L'assessore Porcedda: «Comportamenti violenti e minacciosi non possono e non devono trovare spazio in una società civile»

Arrestato Don Alì, il "capo dei maranza"

Arrestato Don Alì, il "capo dei maranza"

La polizia ha arrestato Don Alì, il 24enne tiktoker marocchino noto come il "capo dei maranza". Ad arrestare Don Alì è stata la Squadra mobile di Torino, diretta dal dirigente Davide Corazzini, e per lui l'accusa è di atti persecutori: il 21 ottobre scorso il maestro Gianni, un insegnante di scuola elementare presso l’istituto Suore Immacolatine di via Vestignè, a Barriera di Milano, era stato accerchiato e minacciato da Don Alì e da altri due membri della sua gang. Il docente era stato filmato e nel video Alì millantava presunti maltrattamenti del maestro Gianni ai danni di un bambino della scuola. Nei confronti di Don Alì, difeso dall'avvocata Federica Galante, è stata eseguita un’ordinanza di custodia cautelare in carcere, emessa dal tribunale su richiesta della procura diretta da Giovanni Bombardieri (il fascicolo è in mano ai pm Roberto Furlan e Patrizia Caputo). Sempre per atti persecutori, è stato disposto l’obbligo di presentazione alla polizia giudiziaria nei confronti di un 24enne ed un 27enne torinesi di seconda generazione, complici del "capo dei maranza". 

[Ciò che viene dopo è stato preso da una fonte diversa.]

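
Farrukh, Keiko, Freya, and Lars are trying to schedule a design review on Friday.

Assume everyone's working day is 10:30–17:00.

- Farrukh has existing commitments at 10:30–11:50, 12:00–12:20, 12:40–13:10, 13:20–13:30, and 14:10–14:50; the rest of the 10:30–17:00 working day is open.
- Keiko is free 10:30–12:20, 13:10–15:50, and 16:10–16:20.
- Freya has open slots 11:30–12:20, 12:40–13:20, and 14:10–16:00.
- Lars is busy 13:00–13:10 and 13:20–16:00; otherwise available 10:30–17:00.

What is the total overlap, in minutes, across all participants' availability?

Farrukh free within 10:30–17:00: 11:50–12:00, 12:20–12:40, 13:10–13:20, 13:30–14:10, 14:50–17:00.
Lars free within 10:30–17:00: 10:30–13:00, 13:10–13:20, 16:00–17:00.
Farrukh ∩ Keiko: 11:50–12:00, 13:10–13:20, 13:30–14:10, 14:50–15:50, 16:10–16:20.
Farrukh ∩ Keiko ∩ Freya: 11:50–12:00, 13:10–13:20, 14:50–15:50.
Farrukh ∩ Keiko ∩ Freya ∩ Lars: 11:50–12:00, 13:10–13:20.
Total common minutes: 10 + 10 = 20.

20 minutes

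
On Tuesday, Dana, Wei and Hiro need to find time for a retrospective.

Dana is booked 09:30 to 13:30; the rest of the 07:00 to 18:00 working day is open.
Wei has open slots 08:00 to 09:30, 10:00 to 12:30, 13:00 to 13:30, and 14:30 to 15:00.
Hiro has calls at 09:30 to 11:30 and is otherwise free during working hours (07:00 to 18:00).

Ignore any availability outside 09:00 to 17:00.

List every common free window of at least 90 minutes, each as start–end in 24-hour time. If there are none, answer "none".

Dana free within 07:00–18:00: 07:00–09:30, 13:30–18:00.
Hiro free within 07:00–18:00: 07:00–09:30, 11:30–18:00.
Dana ∩ Wei: 08:00–09:30, 14:30–15:00.
Dana ∩ Wei ∩ Hiro: 08:00–09:30, 14:30–15:00.
Restricted to 09:00–17:00: 09:00–09:30, 14:30–15:00.
Windows ≥ 90 min: (none).

none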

A complimentarsi per l'arresto del "capo dei maranza" è l'assessore alla Sicurezza del Comune, Marco Porcedda. «Un ringraziamento alla Squadra mobile e alla procura per l'arresto di Don Alì. Comportamenti violenti e minacciosi non possono e non devono trovare spazio in una società civile», ha dichiarato Porcedda.